Are we too old to have 'parents'?

Discussion in 'Suicidal Thoughts and Feelings' started by Meg_1, Oct 5, 2016.

  1. Meg_1

    Meg_1 Member

    I wrote a post a bit earlier 'Please Help'; still struggling, still don't know if i can manage and face things and i thank the replies i did get so very much xx ….. i just want to know if any others feel similar on a particular issue (of many) -

    what does one do, if the mother you love and adore, a mother you thought you knew, turns out to be a stranger, who says you're too old to have a mother; and won't help, and enjoys a 'socialite' life, whilst their 'child' suffers alone

    i'm 47, but being struck down by severe, chronic illness and losing all my achievements after being thrown out of home at 16, she doesn't want to know me …. and one loses all their friends, because not many can cope with friends who are often too ill to get out

    are we ever too old to want your mum, a mum who cares? so many of us so desperate for that unconditional love; we hear of soldiers at war,calling out for their mothers ….
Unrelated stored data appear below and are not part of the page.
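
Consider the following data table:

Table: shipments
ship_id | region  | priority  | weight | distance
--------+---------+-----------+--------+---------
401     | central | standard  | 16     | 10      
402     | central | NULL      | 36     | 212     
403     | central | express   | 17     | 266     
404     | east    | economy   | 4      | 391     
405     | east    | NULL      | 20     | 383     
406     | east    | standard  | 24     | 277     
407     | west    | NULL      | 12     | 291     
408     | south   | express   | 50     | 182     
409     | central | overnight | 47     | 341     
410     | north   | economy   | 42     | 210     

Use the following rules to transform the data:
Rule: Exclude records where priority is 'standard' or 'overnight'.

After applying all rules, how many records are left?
7

Step 1: Count records to exclude
  - 2 (standard) + 1 (overnight) = 3 records
Step 2: Total records: 10
Step 3: Remaining = 10 - 3 = 7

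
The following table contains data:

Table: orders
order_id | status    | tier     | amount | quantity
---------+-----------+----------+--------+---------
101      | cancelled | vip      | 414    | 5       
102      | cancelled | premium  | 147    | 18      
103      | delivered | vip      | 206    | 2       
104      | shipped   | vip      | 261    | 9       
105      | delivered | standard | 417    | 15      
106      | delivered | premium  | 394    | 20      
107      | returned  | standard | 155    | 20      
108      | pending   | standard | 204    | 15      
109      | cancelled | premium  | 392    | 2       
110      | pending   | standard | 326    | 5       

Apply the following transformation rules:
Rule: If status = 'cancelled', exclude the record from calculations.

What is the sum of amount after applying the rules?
1963

Step 1: Identify records where status = 'cancelled'
Step 2: The excluded records sum to 953
Step 3: Original total amount = 2916
Step 4: Remaining total = 2916 - 953 = 1963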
    i just don't understand, because i would never do that if i had children, which is also part of my grief, in losing that ability to have a family of my own and feeling so alone.

    So many years of pain; and all i've ever wanted to do is help others from my training ……. how can it stop when all one wants to do is feel a part of 'life', but when one feels that the only 'out' is death, especially when one doesn't want to die. the pain is unbearable and i'm so sorry to all for being a burden, for that is what i, and many of you, feel.
  2. Rockclimbinggirl

    Rockclimbinggirl SF climber Staff Member Safety & Support

    I do not think you are ever too old to want your mom

    Meg_1 likes this.
  3. Meg_1

    Meg_1 Member

    thank you so much, i felt/feel like i was and am nothing, for even someone so supposedly 'close' as a mum, to not want you; i found out she never wanted children yet she loves and supports my brother, who is doing well, healthy and work-wise and financially - a 'trophy' of sorts - i was a 'trophy' for awhile when succeeding, completing my doctorate and working, before being hit by severe incurable illness and landing on disability
    I want my mum, but she, the 'image' doesn't exist, so sorry
    Thank you, Hugs to you too
  4. Acy

    Acy Mama Bear - TLC, Common Sense Staff Member Safety & Support

    Hi, Meg. I'm sorry for your situation - I think when we're not doing too well, most of us want to feel someone cares at least a little bit. *hug*

    I'm not sure if "unconditional love/mommy's nurturing and fixing things love" exists for most of us after we grow up and are adults. I would hope that familial love and concern continue, but the "fixing things love" every time life throws us a nasty curve - I'm not so sure many people get that. I'm quite sure there are many times we all would like to have it.

    I think a parent raises his or her kids with the hopes that they will become self-sufficient adults. Maybe some parents offer "help" and emotional support, but maybe not a complete solution to our situation and troubles. The unconditional love seems to happen most when people are still children/teens and cannot fend for themselves. When we are adults, we're supposed to be able to access our own mechanisms to get out of hard spots - whether that is finding work, getting medical help for health issues, learning how to meet people, and so on. Sometimes it plain sucks to be an adult, doesn't it?

    Of course, circumstances and personalities factor into how a parent parents at any stage. It sounds from what you've said that you feel your mother is not even emotionally supportive, and that is a rough go, I'm sure.

    If your mom isn't able or willing to nurture you and support you right now, perhaps look deep inside yourself and find that part of you that cares about you. Maybe you could plan out some steps and ideas for what you need and want to make life feel better, and then work on achieving things bit by bit. You have emotional support here on SF. It's not quite "in person," but it's still pretty good. Please keep us posted on how things are going. :)
  5. SillyOldBear

    SillyOldBear Teddy Bear Fanatic Staff Member Safety & Support

    No, you are never too old to want your Mom. Or your Dad. My Mom died 30 years ago, my Dad 28. I still miss them. My Mom's mom died when she was a child. On Mother's day no less. Even decades later my Mom would break into tears on Mother's Day. Meg, I do not understand your Mom. How she can brush you aside so. Makes me think she should never have been a mom. About two weeks ago a dear friend of mine died. She was 93. Her husband is 94. They were married for 70 years. I have recently realized that one of the reasons I love them so is because they were like parents to me. Do you know anyone like these people who might be able to help you fill that void?
  6. Gisela

    Gisela Member

    Meg, you didn't have unconditionnal love from your mom. She's showing it in her current behavior. That's the hardest thing to accept in life. We crave that love our entire life. I feel for you. Keep strong.